The Great War, for its part, led the authorities to reinforce the prohibition which was not abolished in the province, that in 1929. The interval war was one agitated period. The women obtained the right to vote in 1918 but the same year saw the racial segregation becoming more severe. The economic crisis of the Thirties brought an addition of trade-union agitation accompanied by repression, often violent as when the troop was called to repress a strike in the steel-works in 1922, or in the mines of the island of the Cape Breton in 1924.
The Twenties transfer also the appearance of a “Movement of the rights of Maritime”, rested by anxious citizens of the relative decline of these provinces as a whole Canadian. That leads to the foundation of the “League for the economic Independence of Nova Scotia”, in 1927. In 1932, the province knew its own version of the movements reformists which appeared elsewhere in Canada when the “movement began from Antigonish”. Inspired by the social doctrines of the Catholic church but also gathering Protestants, it supported the development of the co-operatives. The racial question remained acute as shows it the events of Trenton: in 1937, 400 White burn the house of a black family being installed in a “white” district.

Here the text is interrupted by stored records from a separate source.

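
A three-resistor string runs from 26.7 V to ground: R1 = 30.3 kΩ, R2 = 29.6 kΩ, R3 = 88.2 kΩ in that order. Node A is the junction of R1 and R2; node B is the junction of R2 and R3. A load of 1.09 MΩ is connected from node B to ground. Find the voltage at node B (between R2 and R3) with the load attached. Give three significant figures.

V ≈ 15.4 V

At node B, R3 is in parallel with the load: R3‖R_L = 81.60 kΩ.
Below node A the resistance is R2 + (R3‖R_L) = 111.2 kΩ, so V_A = 26.7 × 111.2/141.5 = 20.98 V.
Then V_B = V_A × (R3‖R_L)/(R2 + R3‖R_L) = 20.98 × 81.60/111.2 = 15.4 V.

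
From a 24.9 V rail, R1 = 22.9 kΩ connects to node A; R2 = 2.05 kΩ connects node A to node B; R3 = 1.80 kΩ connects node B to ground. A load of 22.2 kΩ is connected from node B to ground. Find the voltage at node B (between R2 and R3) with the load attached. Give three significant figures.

V ≈ 1.56 V

At node B, R3 is in parallel with the load: R3‖R_L = 1.665 kΩ.
Below node A the resistance is R2 + (R3‖R_L) = 3.715 kΩ, so V_A = 24.9 × 3.715/26.61 = 3.476 V.
Then V_B = V_A × (R3‖R_L)/(R2 + R3‖R_L) = 3.476 × 1.665/3.715 = 1.56 V.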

The end of the second world war brought a wind of change. In 1945 was abolished the legislation which prevented the Black ones from becoming teaching and Carrie Best founded Clarion, first newspaper of the black community. It was also the foundation of the NSAACP (Nova Scotia Association for the Advancement off People off Color). The following year, the segregation was openly defied when Viola Desmond was stopped to be sitted in the “white” section of a theater. The law was disputed until in Supreme court and, in 1955, the racial segregation was finally abolished. That did not put fine at the racial tensions as the protests showed it which caused, in 1964, the demolition of Africville, the black district of Halifax, in order to build a bridge towards Dartmouth. In 1969, the foundation of “Black United Front” inspired by the American Black Panthers showed that nothing was still solved.
However, the fact that, in 1946, the town of Hood Port, followed by several others, decided to give up its municipal charter for financial reasons showed that the economic decline of the province continued. The nervousness of the legislators vis-a-vis the investors appeared since 1947 by the adoption of many anti-trade-union laws. This nervousness is maintained as the adoption proves it, in the Eighties, of a series of laws of exceptions aiming at preventing the unionization of the factories of Michelin tires. Tourism was regarded more and more as a last hope and the rebuilding partial of Louisbourg, with observers in costume of time, as from the Fifties, attracted the travellers towards the island of the Cape Breton. The setting in front of the French past of the province did not mean, however, larger opening to the present French-speaking person. So far, Nova Scotia remains extremely reticent vis-a-vis the official bilingualism of the Canadian State (adopted in 1969) and grants school rights to its acadian minority only with one extreme parsimony.
In 1957, the province was in the center of the world attention when, in Pugwash, the residence of the businessman Cyrus Eaton, was held the international meeting of the scientists for disarmament (Pugwash conference) convened by Albert Einstein and Bertrand Russell.